Shareholder Meeting Interpretation

Shareholder meeting interpretation that supports English without disrupting chair flow, agenda explanation, or shareholder Q&A.

Shareholder meeting interpretation is different in emphasis from a typical management meeting or IR interpretation. The meeting has to proceed without breaks across agenda order, chair remarks, business and audit reports, and Q&A. We organize the choice between simultaneous, consecutive, and hybrid formats; align wording with the AGM notice and meeting materials; and design the operating flow around overseas shareholders as part of the English-side support.

Common challenges

Flow01

It's hard to decide how far English support should be inserted without disrupting the chair's flow.

Terminology02

Agendas, business reports, audit reports, and director appointments need stable phrasing throughout.

Format03

The choice between simultaneous, consecutive, and online formats isn't always obvious.

Q&A04

Shareholder questions need to be carried into English without misreading intent or background.

What we support in this service

Interpretation that doesn't disrupt chair flow

We map agenda order and time allocation in advance, and decide which moments to interpret and how.

Pre-checking agendas, names, and governance phrasing

To avoid misreading or drift, we lock down proper nouns and recurring set-piece language up front.

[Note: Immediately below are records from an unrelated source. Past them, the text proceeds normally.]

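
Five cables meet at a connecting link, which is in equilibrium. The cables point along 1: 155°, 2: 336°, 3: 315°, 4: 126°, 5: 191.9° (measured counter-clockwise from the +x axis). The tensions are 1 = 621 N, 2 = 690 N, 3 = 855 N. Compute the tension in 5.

T_5 ≈ 195 N

Resolve: ΣF_x = 621 cos 155° + 690 cos 336° + 855 cos 315° + T_4 cos 126° + T_5 cos 191.9° = 0.
        ΣF_y = 621 sin 155° + 690 sin 336° + 855 sin 315° + T_4 sin 126° + T_5 sin 191.9° = 0.
The known terms sum to (672.1, -622.8) N, so -0.5878 T_4 − 0.9785 T_5 = -672.1 and 0.8090 T_4 − 0.2062 T_5 = 622.8.
Solving simultaneously: T_4 = 819.4 N, T_5 = 194.7 N.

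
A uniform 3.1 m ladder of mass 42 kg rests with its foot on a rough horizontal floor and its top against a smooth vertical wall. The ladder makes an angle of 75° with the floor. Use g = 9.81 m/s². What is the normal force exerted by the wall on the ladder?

N_wall ≈ 55.2 N

Torques about the foot: N_wall · 3.1 sin 75° = 42×9.81×1.55 cos 75° → N_wall = 55.2 N.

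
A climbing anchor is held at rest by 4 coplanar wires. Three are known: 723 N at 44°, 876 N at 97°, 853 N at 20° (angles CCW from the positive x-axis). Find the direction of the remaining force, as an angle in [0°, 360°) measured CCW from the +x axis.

Sum the known components: ΣF_x = 1215 N, ΣF_y = 1663 N.
For equilibrium the remaining force must supply (−ΣF_x, −ΣF_y) = (-1215, -1663) N.
Magnitude = √((-1215)² + (-1663)²) = 2060 N; direction = atan2(-1663, -1215) = 233.9°.

θ ≈ 234°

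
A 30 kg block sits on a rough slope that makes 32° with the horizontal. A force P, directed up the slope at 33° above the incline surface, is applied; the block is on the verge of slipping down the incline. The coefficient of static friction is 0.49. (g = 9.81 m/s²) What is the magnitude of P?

On the verge of sliding down the incline, friction equals μN and acts up the slope.
Perpendicular: N + P sin 33° = W cos 32° = 249.6 N.
Along incline: P cos 33° + μN = W sin 32° with W sin 32° = 156 N.
Solving the pair for P and N: P = 58.87 N, N = 217.5 N (and f = μN = 106.6 N).

P ≈ 58.9 N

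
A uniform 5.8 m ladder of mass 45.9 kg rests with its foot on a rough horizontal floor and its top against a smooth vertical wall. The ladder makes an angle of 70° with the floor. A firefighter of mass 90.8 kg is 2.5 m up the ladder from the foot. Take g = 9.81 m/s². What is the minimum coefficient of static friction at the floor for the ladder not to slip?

ΣF_y = 0: N_floor = 45.9×9.81 + 90.8×9.81 = 1341 N.
Torques about the foot: N_wall · 5.8 sin 70° = 45.9×9.81×2.9 cos 70° + 90.8×9.81×2.5 cos 70° → N_wall = 221.69 N.
ΣF_x = 0: f_floor = N_wall = 221.69 N.
μ_min = f_floor / N_floor = 221.69 / 1341 = 0.1653.

μ_min ≈ 0.165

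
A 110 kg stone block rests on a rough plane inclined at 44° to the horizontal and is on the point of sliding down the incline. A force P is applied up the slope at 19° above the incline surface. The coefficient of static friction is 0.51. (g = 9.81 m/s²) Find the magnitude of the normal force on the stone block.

On the verge of sliding down the incline, friction equals μN and acts up the slope.
Perpendicular: N + P sin 19° = W cos 44° = 776.2 N.
Along incline: P cos 19° + μN = W sin 44° with W sin 44° = 749.6 N.
Solving the pair for P and N: P = 453.8 N, N = 628.5 N (and f = μN = 320.5 N).

N ≈ 628 N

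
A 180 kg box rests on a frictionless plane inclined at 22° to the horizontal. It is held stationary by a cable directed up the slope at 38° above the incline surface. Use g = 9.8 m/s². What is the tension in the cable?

T ≈ 839 N

Take axes along and perpendicular to the incline. Weight components: W sin 22° = 660.8 N down-slope, W cos 22° = 1636 N into the surface.
Along incline: T cos 38° = W sin 22° → T = 838.6 N.
Perpendicular: N = W cos 22° − T sin 38° = 1119 N.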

Wording aligned with AGM notice and meeting materials

We minimize the gap between live phrasing and existing English so English-speaking listeners can follow.

Format-specific preparation

We prepare for the actual differences between simultaneous, consecutive, and hybrid shareholder meeting formats.

Reading the intent of shareholder Q&A

Even for short procedural remarks, we capture intent and convey it without over- or under-stating.

Clarity for overseas shareholders and foreign directors

We carry context so English-speaking participants can follow agenda progression.

Restrained delivery suited to the formal setting

We avoid over-interpretation and keep communication between chair, management, and shareholders clean.